Likely Cause of Intel e1000e Bug Discovered
This week, the Linux kernel and Intel developer teams announced they had discovered the probable cause of the e1000e driver bug. This bug was particularly destructive, as it would corrupt the EEPROM/NVM of certain Intel ethernet adapter chipsets, completely disabling them. Though this issue was patched to prevent damage to these components prior to the 2.6.27 kernel's final release, the actual reason for the corruption was unclear.
It seems the dynamic ftrace code in the .27 implementation of the kernel was causing memory corruption when module initialization functions were freed (or upon module unloading), and this caused the overwrites on some systems.
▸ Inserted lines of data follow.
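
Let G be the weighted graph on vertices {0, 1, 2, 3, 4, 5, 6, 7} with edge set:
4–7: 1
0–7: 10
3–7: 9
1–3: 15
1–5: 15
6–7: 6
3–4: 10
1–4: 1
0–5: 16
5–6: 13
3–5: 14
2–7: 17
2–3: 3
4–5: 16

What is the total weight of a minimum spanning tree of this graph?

Sort edges by weight, then run Kruskal:
1–4 (1): add — endpoints in different components.
4–7 (1): add — endpoints in different components.
2–3 (3): add — endpoints in different components.
6–7 (6): add — endpoints in different components.
3–7 (9): add — endpoints in different components.
0–7 (10): add — endpoints in different components.
3–4 (10): skip — 3 and 4 already connected.
5–6 (13): add — endpoints in different components.
MST edges: 1–4, 4–7, 2–3, 6–7, 3–7, 0–7, 5–6; total weight 1+1+3+6+9+10+13 = 43.

43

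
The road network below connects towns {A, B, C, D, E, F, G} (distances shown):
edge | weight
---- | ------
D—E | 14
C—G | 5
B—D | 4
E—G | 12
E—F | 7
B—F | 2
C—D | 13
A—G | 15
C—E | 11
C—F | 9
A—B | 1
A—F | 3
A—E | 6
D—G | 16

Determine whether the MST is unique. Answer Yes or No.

Yes

Kruskal's algorithm — process edges by increasing weight (ties by edge label):
A—B (1): add — endpoints in different components.
B—F (2): add — endpoints in different components.
A—F (3): skip — A and F already connected.
B—D (4): add — endpoints in different components.
C—G (5): add — endpoints in different components.
A—E (6): add — endpoints in different components.
E—F (7): skip — E and F already connected.
C—F (9): add — endpoints in different components.
Every non-tree edge has weight strictly greater than the heaviest edge on the tree path between its endpoints, so the MST is unique.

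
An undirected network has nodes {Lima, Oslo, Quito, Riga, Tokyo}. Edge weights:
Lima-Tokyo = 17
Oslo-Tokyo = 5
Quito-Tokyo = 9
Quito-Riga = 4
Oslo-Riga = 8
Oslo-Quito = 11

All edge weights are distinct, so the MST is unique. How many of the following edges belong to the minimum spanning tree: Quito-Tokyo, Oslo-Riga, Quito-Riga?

Kruskal's algorithm — process edges by increasing weight (ties by edge label):
Quito-Riga (4): add. Components now {Quito,Riga} {Oslo} {Lima} {Tokyo}
Oslo-Tokyo (5): add. Components now {Quito,Riga} {Oslo,Tokyo} {Lima}
Oslo-Riga (8): add. Components now {Oslo,Quito,Riga,Tokyo} {Lima}
Quito-Tokyo (9): skip — Tokyo and Quito already connected.
Oslo-Quito (11): skip — Oslo and Quito already connected.
Lima-Tokyo (17): add. Components now {Lima,Oslo,Quito,Riga,Tokyo}
MST edge set: {Quito-Riga, Oslo-Tokyo, Oslo-Riga, Lima-Tokyo}.
Of the listed edges, {Oslo-Riga, Quito-Riga} are in the MST → 2.

2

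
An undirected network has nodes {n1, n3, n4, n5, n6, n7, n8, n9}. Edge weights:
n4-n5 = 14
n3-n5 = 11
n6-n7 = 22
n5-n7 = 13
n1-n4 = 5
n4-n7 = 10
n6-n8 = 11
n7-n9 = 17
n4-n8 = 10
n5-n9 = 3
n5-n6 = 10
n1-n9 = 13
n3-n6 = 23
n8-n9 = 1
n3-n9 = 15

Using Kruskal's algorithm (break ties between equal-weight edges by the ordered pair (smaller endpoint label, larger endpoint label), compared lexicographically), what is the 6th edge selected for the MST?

Kruskal: consider edges lightest-first.
n8-n9 (1): add — endpoints in different components.
n5-n9 (3): add — endpoints in different components.
n1-n4 (5): add — endpoints in different components.
n4-n7 (10): add — endpoints in different components.
n4-n8 (10): add — endpoints in different components.
n5-n6 (10): add — endpoints in different components.
n3-n5 (11): add — endpoints in different components.
The 6th edge added is n5-n6.

n5-n6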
The patch in the stable 2.6.27 kernel released previously protects these adapters from the destructive overwriting. Another patch was issued this week to specifically address the suspected cause of the original bug.
The latest patch marks the CONFIG_DYNAMIC_FTRACE option as broken. A third patch is expected to follow that will more thoroughly address the issues with the code, but because it is a more involved fix requiring further testing, the team thought it best to temporarily disable the configuration option.
This bug in the ftrace tree is not present in the pending .28 kernel, due to an option activated that turns off the tracer if anything should not behave as expected.
Intel has indicated that EEPROM/NVM images will be available to restore any affected hardware using ethtool. Hopefully, now that the likely cause has been determined, the new EEPROM/NVM firmware will be released shortly.